The fair’s most widely discussed section was CURATED, presented under the programmatic title In Praise of Folly. Curated by Hannah Martin, Senior Design Editor at Architectural Digest, the section took as its point of departure the architectural phenomenon of the folly. Popular in 18th-century Europe, follies were structures created not for practical use but as aesthetic gestures—acts of play, imagination, and symbolism. Martin reframes this historical concept through the lens of contemporary design.
Highlights included a sculptural lamp by American artist Autumn Casey, referencing the visual language of Tiffany stained glass, as well as Fika, a cherrywood table by Thomas Yang Studio, whose base is ornamented with nails shaped like small wildflowers.
  • Thomas Yang studio.
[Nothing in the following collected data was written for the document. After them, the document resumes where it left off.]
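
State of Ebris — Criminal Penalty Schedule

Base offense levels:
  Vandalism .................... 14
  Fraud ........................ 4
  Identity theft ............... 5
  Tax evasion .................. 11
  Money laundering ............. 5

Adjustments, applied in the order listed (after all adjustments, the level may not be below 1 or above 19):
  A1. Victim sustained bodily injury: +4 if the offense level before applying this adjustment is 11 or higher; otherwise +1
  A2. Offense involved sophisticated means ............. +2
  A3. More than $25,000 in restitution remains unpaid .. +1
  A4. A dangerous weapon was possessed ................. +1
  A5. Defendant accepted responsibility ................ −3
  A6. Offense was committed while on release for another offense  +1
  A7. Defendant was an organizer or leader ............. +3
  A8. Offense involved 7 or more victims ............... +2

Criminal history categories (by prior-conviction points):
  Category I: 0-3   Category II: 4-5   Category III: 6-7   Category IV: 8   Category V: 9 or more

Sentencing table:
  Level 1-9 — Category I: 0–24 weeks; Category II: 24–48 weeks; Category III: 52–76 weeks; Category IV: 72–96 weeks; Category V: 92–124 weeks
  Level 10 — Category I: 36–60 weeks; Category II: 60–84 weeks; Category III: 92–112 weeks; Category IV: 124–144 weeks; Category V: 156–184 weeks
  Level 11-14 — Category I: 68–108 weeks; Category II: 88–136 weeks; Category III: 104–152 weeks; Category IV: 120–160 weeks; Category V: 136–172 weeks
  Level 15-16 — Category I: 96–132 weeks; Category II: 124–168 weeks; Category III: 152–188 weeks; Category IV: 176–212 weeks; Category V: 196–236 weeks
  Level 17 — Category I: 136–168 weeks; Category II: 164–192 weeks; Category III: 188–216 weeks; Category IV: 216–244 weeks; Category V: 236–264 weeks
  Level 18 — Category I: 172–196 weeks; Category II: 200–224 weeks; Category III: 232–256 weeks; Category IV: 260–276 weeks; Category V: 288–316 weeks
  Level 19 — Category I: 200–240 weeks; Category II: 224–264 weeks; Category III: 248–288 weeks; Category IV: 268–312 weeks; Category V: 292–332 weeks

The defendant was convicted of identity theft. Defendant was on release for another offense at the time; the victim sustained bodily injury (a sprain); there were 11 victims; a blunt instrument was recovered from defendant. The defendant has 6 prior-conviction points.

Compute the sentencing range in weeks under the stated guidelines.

92-112 weeks

Base offense level for identity theft: 5.
A1 applies (level before this adjustment is 5 < 11, so +1): 5 + 1 = 6.
A2 does not apply.
A3 does not apply.
A4 applies: 6 + 1 = 7.
A6 applies: 7 + 1 = 8.
A7 does not apply.
A8 applies: 8 + 2 = 10.
Final offense level: 10.
Criminal history: 6 prior points → Category III (6-7).
Level 10 falls in the 10 band.
Grid: Level 10 × Category III = 92-112 weeks.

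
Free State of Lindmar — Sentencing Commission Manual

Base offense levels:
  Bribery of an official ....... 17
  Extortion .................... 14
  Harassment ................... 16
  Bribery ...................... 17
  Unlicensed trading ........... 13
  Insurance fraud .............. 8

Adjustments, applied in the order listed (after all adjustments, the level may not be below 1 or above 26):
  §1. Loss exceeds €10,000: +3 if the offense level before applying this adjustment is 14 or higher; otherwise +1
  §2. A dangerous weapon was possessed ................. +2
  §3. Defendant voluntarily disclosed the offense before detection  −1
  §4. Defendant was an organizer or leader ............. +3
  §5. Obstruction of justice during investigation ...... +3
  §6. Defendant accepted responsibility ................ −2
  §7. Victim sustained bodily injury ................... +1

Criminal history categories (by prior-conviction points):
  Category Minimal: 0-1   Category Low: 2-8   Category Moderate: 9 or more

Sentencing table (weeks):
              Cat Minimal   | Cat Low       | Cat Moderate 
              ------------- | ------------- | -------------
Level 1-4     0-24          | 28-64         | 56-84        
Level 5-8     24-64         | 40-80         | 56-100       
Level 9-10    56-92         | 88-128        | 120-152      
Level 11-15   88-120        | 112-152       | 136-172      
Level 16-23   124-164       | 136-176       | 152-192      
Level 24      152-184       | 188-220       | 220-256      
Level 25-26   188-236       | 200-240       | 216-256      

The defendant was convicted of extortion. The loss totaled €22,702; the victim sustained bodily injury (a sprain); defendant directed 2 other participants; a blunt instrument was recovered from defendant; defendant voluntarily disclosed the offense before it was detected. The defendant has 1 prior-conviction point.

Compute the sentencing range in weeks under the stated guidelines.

124-164 weeks

Base offense level for extortion: 14.
§1 applies (level before this adjustment is 14 ≥ 14, so +3): 14 + 3 = 17.
§2 applies: 17 + 2 = 19.
§3 applies: 19 − 1 = 18.
§4 applies: 18 + 3 = 21.
§5 does not apply.
§7 applies: 21 + 1 = 22.
Final offense level: 22.
Criminal history: 1 prior point → Category Minimal (0-1).
Level 22 falls in the 16-23 band.
Grid: Level 16-23 × Category Minimal = 124-164 weeks.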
FIKA table. Credit: Collectible Design Fair.
  • Objects from the Curated section. Credit: Collectible Design Fair.
  • Silence Please x Tang Thousand, Special projects section. Credit: Collectible Design Fair.
After surveying the fair, an interesting observation emerges: contemporary collectible design is increasingly oriented toward the inner states of the individual—memory, association, and personal experience. At the core of this approach is an immersion into the atmosphere of an “other world.” Artists and designers are working with emotion as a primary objective rather than a secondary effect. Immersion, sensory practices, and emotional expressiveness are becoming defining characteristics of collectible design in 2025.